RK2015
RK2015

Reputation: 397

Comparing 2 LBPs (OpenCV C++)

I am using code from bytefish.de to generate my LBPs. If I generate 2 LBPs and their corresponding histograms, what is the best way to compare them?

This is my code so far:

#include "lbp.hpp"
#include "histogram.hpp"

#include <opencv2/opencv.hpp>
#include "opencv2/highgui/highgui.hpp"
#include "opencv2/imgproc/imgproc.hpp"

using namespace cv;

int main()
{
    //template image
    Mat temp = imread("Template.jpg",1);
    //image to be compared to
    Mat match = imread("Match.jpg",1);

    Mat dst,dst2; // image after preprocessing
    Mat lbp,lbp2; // lbp image
    Mat hist,hist2;

    //Convert to gray
    cvtColor(temp, dst, 6);
    cvtColor(match, dst2, 6);
    //remove noise
    GaussianBlur(dst, dst, Size(5,5), 5, 3, BORDER_CONSTANT);
    GaussianBlur(dst2, dst2, Size(5,5), 5, 3, BORDER_CONSTANT);
    //gets the lbp
    lbp::ELBP(dst,lbp,1,8);
    lbp::ELBP(dst2,lbp2,1,8);

   // normalize(lbp2, lbp2, 0, 255, NORM_MINMAX, CV_8UC1);
    //normalize(lbp, lbp, 0, 255, NORM_MINMAX, CV_8UC1);

    //get histograms
    lbp::histogram(lbp,hist,255);
    lbp::histogram(lbp2,hist2,255);

    //comparing the 2 LBP histograms
    double compareHist = cv::norm(hist-hist2);

    cout<<compareHist<<endl;

    waitKey(0);
    return 0;
}

Basically it gives me a quantifiable number as to how similar these two images are.

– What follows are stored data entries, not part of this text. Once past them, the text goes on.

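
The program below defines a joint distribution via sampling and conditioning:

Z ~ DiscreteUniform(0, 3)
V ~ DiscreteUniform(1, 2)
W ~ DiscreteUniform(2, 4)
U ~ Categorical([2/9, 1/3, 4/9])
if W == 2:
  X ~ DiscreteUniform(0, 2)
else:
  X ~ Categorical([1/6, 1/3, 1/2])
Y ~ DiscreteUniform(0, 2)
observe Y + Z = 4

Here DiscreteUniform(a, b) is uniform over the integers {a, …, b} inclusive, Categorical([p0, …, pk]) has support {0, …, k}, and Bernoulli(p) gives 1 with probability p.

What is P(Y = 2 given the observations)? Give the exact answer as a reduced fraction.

P(Y = 2 | obs) = 1/2

Enumerate traces; 108 have nonzero weight after conditioning:
  (Z=2, V=1, W=2, U=0, X=0, Y=2) weight 1/972
  (Z=2, V=1, W=2, U=0, X=1, Y=2) weight 1/972
  (Z=2, V=1, W=2, U=0, X=2, Y=2) weight 1/972
  (Z=2, V=1, W=2, U=1, X=0, Y=2) weight 1/648
  (Z=2, V=1, W=2, U=1, X=1, Y=2) weight 1/648
  (Z=2, V=1, W=2, U=1, X=2, Y=2) weight 1/648
  (Z=2, V=1, W=2, U=2, X=0, Y=2) weight 1/486
  (Z=2, V=1, W=2, U=2, X=1, Y=2) weight 1/486
  (Z=3, V=1, W=2, U=0, X=0, Y=1) weight 1/972
  … 99 more
Group by Y:
  weight(Y=1) = 1/12
  weight(Y=2) = 1/12
Total weight = 1/12 + 1/12 = 1/6
P(Y=1 | obs) = 1/12 / 1/6 = 1/2
P(Y=2 | obs) = 1/12 / 1/6 = 1/2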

My question is, how do I improve this result? Whats a better way of acheiving a quantifiable number based on how similar 2 LBPs are?

Thanks.

Upvotes: 2

Views: 842

Answers (1)

nv3
nv3

Reputation: 396

The LBP just gives you a (rather large) feature vector. To make anything useful of that you would typically process many example images (all belong to the class of images that you define as "being alike") and then use a Support Vector Machine to train a behavior that lets it recognize this likeness.

Just comparing two LPBs does normally not give you much information about the likeness of two images. To see that: Just translate the first image by one cell size of your LBP algorithm. The second LBP will then appear to be a shifted version of the first LBP. As you normally have no information as to how images are aligned or rotated it very difficult to compare two LBPs by some simple logic.